The Greater Glory serves as a very graphic photo-journal of life in an all-encompassing institution in the mid-20th century. It shows how the struggle for relevance and respect for the individual can often be forgotten in favour of religious dreams locked in another time. Casey’s body and soul were captured by a way of life that a group of imaginative, brave and holy young men embraced in their youthful zeal before the wisdom of the human emotional, sexual and deep spiritual issues clicked in and would call them to make new, adult life decisions. For a few, it was a choice to remain. But most left the groups they joined in their 20s or even younger to better follow the Master.

We see so many parallels today in the life of the fundamentalist Muslims who have come to this country. Veiled, controlled, stripped of their individuality, they reflect in many ways the “strangeness” of our ancestors who came here 150 years ago. The world in Casey’s story does not differ significantly and offers the reader a replay of the past.

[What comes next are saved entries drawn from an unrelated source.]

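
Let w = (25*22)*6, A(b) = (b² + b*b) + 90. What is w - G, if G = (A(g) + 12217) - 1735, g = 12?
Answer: -7560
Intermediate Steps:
A(b) = 90 + 2*b² (A(b) = (b² + b²) + 90 = 2*b² + 90 = 90 + 2*b²)
w = 3300 (w = 550*6 = 3300)
G = 10860 (G = ((90 + 2*12²) + 12217) - 1735 = ((90 + 2*144) + 12217) - 1735 = ((90 + 288) + 12217) - 1735 = (378 + 12217) - 1735 = 12595 - 1735 = 10860)
w - G = 3300 - 1*10860 = 3300 - 10860 = -7560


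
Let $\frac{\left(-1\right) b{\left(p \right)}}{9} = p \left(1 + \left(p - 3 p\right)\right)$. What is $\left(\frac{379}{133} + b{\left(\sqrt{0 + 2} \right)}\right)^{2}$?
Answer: $\frac{29563507}{17689} - \frac{93006 \sqrt{2}}{133} \approx 682.34$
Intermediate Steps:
$b{\left(p \right)} = - 9 p \left(1 - 2 p\right)$ ($b{\left(p \right)} = - 9 p \left(1 + \left(p - 3 p\right)\right) = - 9 p \left(1 - 2 p\right)$)
$\left(\frac{379}{133} + b{\left(\sqrt{0 + 2} \right)}\right)^{2} = \left(\frac{379}{133} + 9 \sqrt{0 + 2} \left(-1 + 2 \sqrt{0 + 2}\right)\right)^{2} = \left(379 \cdot \frac{1}{133} + 9 \sqrt{2} \left(-1 + 2 \sqrt{2}\right)\right)^{2} = \left(\frac{379}{133} + 9 \sqrt{2} \left(-1 + 2 \sqrt{2}\right)\right)^{2}$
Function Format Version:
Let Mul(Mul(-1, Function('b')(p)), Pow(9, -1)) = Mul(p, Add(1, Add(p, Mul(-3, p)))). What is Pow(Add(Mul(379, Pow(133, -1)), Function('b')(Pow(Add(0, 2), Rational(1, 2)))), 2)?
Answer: Add(Rational(29563507, 17689), Mul(Rational(-93006, 133), Pow(2, Rational(1, 2)))) ≈ 682.34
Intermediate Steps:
Function('b')(p) = Mul(-9, p, Add(1, Mul(-2, p))) (Function('b')(p) = Mul(-9, Mul(p, Add(1, Add(p, Mul(-3, p))))) = Mul(-9, Mul(p, Add(1, Mul(-2, p)))) = Mul(-9, p, Add(1, Mul(-2, p))))
Pow(Add(Mul(379, Pow(133, -1)), Function('b')(Pow(Add(0, 2), Rational(1, 2)))), 2) = Pow(Add(Mul(379, Pow(133, -1)), Mul(9, Pow(Add(0, 2), Rational(1, 2)), Add(-1, Mul(2, Pow(Add(0, 2), Rational(1, 2)))))), 2) = Pow(Add(Mul(379, Rational(1, 133)), Mul(9, Pow(2, Rational(1, 2)), Add(-1, Mul(2, Pow(2, Rational(1, 2)))))), 2) = Pow(Add(Rational(379, 133), Mul(9, Pow(2, Rational(1, 2)), Add(-1, Mul(2, Pow(2, Rational(1, 2)))))), 2)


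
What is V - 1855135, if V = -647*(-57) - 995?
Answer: -1819251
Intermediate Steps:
V = 35884 (V = 36879 - 995 = 35884)
V - 1855135 = 35884 - 1855135 = -1819251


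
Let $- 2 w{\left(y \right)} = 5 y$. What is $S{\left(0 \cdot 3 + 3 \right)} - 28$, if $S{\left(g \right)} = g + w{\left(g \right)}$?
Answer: $- \frac{65}{2} \approx -32.5$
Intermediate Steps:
$w{\left(y \right)} = - \frac{5 y}{2}$
$S{\left(g \right)} = - \frac{3 g}{2}$ ($S{\left(g \right)} = g - \frac{5 g}{2} = - \frac{3 g}{2}$)
$S{\left(0 \cdot 3 + 3 \right)} - 28 = - \frac{3 \left(0 \cdot 3 + 3\right)}{2} - 28 = - \frac{3 \left(0 + 3\right)}{2} - 28 = \left(- \frac{3}{2}\right) 3 - 28 = - \frac{9}{2} - 28 = - \frac{65}{2}$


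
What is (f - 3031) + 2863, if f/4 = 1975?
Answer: 7732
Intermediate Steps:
f = 7900 (f = 4*1975 = 7900)
(f - 3031) + 2863 = (7900 - 3031) + 2863 = 4869 + 2863 = 7732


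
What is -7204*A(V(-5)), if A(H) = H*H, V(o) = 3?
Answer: -64836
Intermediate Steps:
A(H) = H**2
-7204*A(V(-5)) = -7204*3**2 = -7204*9 = -64836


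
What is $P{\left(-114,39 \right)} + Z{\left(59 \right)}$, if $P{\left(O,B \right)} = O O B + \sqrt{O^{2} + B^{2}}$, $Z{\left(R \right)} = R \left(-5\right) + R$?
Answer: $506608 + 3 \sqrt{1613} \approx 5.0673 \cdot 10^{5}$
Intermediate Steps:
$Z{\left(R \right)} = - 4 R$ ($Z{\left(R \right)} = - 5 R + R = - 4 R$)
$P{\left(O,B \right)} = \sqrt{B^{2} + O^{2}} + B O^{2}$ ($P{\left(O,B \right)} = O^{2} B + \sqrt{B^{2} + O^{2}} = B O^{2} + \sqrt{B^{2} + O^{2}} = \sqrt{B^{2} + O^{2}} + B O^{2}$)
$P{\left(-114,39 \right)} + Z{\left(59 \right)} = \left(\sqrt{39^{2} + \left(-114\right)^{2}} + 39 \left(-114\right)^{2}\right) - 236 = \left(\sqrt{1521 + 12996} + 39 \cdot 12996\right) - 236 = \left(\sqrt{14517} + 506844\right) - 236 = \left(3 \sqrt{1613} + 506844\right) - 236 = \left(506844 + 3 \sqrt{1613}\right) - 236 = 506608 + 3 \sqrt{1613}$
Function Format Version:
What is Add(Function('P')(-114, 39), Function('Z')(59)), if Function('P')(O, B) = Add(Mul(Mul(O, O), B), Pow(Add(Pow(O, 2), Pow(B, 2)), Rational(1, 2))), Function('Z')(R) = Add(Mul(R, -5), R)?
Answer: Add(506608, Mul(3, Pow(1613, Rational(1, 2)))) ≈ 5.0673e+5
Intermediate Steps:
Function('Z')(R) = Mul(-4, R) (Function('Z')(R) = Add(Mul(-5, R), R) = Mul(-4, R))
Function('P')(O, B) = Add(Pow(Add(Pow(B, 2), Pow(O, 2)), Rational(1, 2)), Mul(B, Pow(O, 2))) (Function('P')(O, B) = Add(Mul(Pow(O, 2), B), Pow(Add(Pow(B, 2), Pow(O, 2)), Rational(1, 2))) = Add(Mul(B, Pow(O, 2)), Pow(Add(Pow(B, 2), Pow(O, 2)), Rational(1, 2))) = Add(Pow(Add(Pow(B, 2), Pow(O, 2)), Rational(1, 2)), Mul(B, Pow(O, 2))))
Add(Function('P')(-114, 39), Function('Z')(59)) = Add(Add(Pow(Add(Pow(39, 2), Pow(-114, 2)), Rational(1, 2)), Mul(39, Pow(-114, 2))), Mul(-4, 59)) = Add(Add(Pow(Add(1521, 12996), Rational(1, 2)), Mul(39, 12996)), -236) = Add(Add(Pow(14517, Rational(1, 2)), 506844), -236) = Add(Add(Mul(3, Pow(1613, Rational(1, 2))), 506844), -236) = Add(Add(506844, Mul(3, Pow(1613, Rational(1, 2)))), -236) = Add(506608, Mul(3, Pow(1613, Rational(1, 2))))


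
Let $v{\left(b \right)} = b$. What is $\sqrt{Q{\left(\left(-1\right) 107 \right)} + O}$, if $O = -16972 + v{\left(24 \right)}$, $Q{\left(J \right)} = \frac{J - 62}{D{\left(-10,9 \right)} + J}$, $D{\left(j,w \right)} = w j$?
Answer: $\frac{i \sqrt{657701639}}{197} \approx 130.18 i$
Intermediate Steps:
$D{\left(j,w \right)} = j w$
$Q{\left(J \right)} = \frac{-62 + J}{-90 + J}$ ($Q{\left(J \right)} = \frac{J - 62}{\left(-10\right) 9 + J} = \frac{-62 + J}{-90 + J}$)
$O = -16948$ ($O = -16972 + 24 = -16948$)
$\sqrt{Q{\left(\left(-1\right) 107 \right)} + O} = \sqrt{\frac{-62 - 107}{-90 - 107} - 16948} = \sqrt{\frac{1}{-197} \left(-169\right) - 16948} = \sqrt{\left(- \frac{1}{197}\right) \left(-169\right) - 16948} = \sqrt{\frac{169}{197} - 16948} = \sqrt{- \frac{3338587}{197}} = \frac{i \sqrt{657701639}}{197}$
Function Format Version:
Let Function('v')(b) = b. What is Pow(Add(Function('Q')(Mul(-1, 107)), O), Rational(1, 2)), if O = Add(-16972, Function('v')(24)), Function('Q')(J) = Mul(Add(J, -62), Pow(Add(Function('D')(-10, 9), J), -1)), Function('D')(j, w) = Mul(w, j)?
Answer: Mul(Rational(1, 197), I, Pow(657701639, Rational(1, 2))) ≈ Mul(130.18, I)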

Casey’s respect and, indeed, love of his companions in the Society of Jesus shows how a generous and forgiving man can move into a new life without deep rancour. His stories about his companions and life in their schools will delight his former confreres and students. His personal journey can bring hope and courage to those who are engaged in similar life struggles. His experience could serve as a memo to those in positions of power within the church that every person’s story is individual and sacred.

I wish he had devoted more time to the process of leaving. It would have served as an account of the terror of the choice to leave, how he handled the process personally, how the church and order really helped him or not and how he dealt with his new beginnings on a fragile ark. The search for a new identity is a huge issue, especially in the life of a man in his 50s who needs to re-invent his life for the last gift of time.

Some stay. Some leave. God is faithful to each person’s journey. As Casey concludes: “I am very grateful for these years of happiness and looking back, I have no regrets over that life-altering decision taken over 20 years ago.” It is clear that his time in the Society of Jesus served to form a gracious, generous and happy gentleman.

That is what religious experience should do.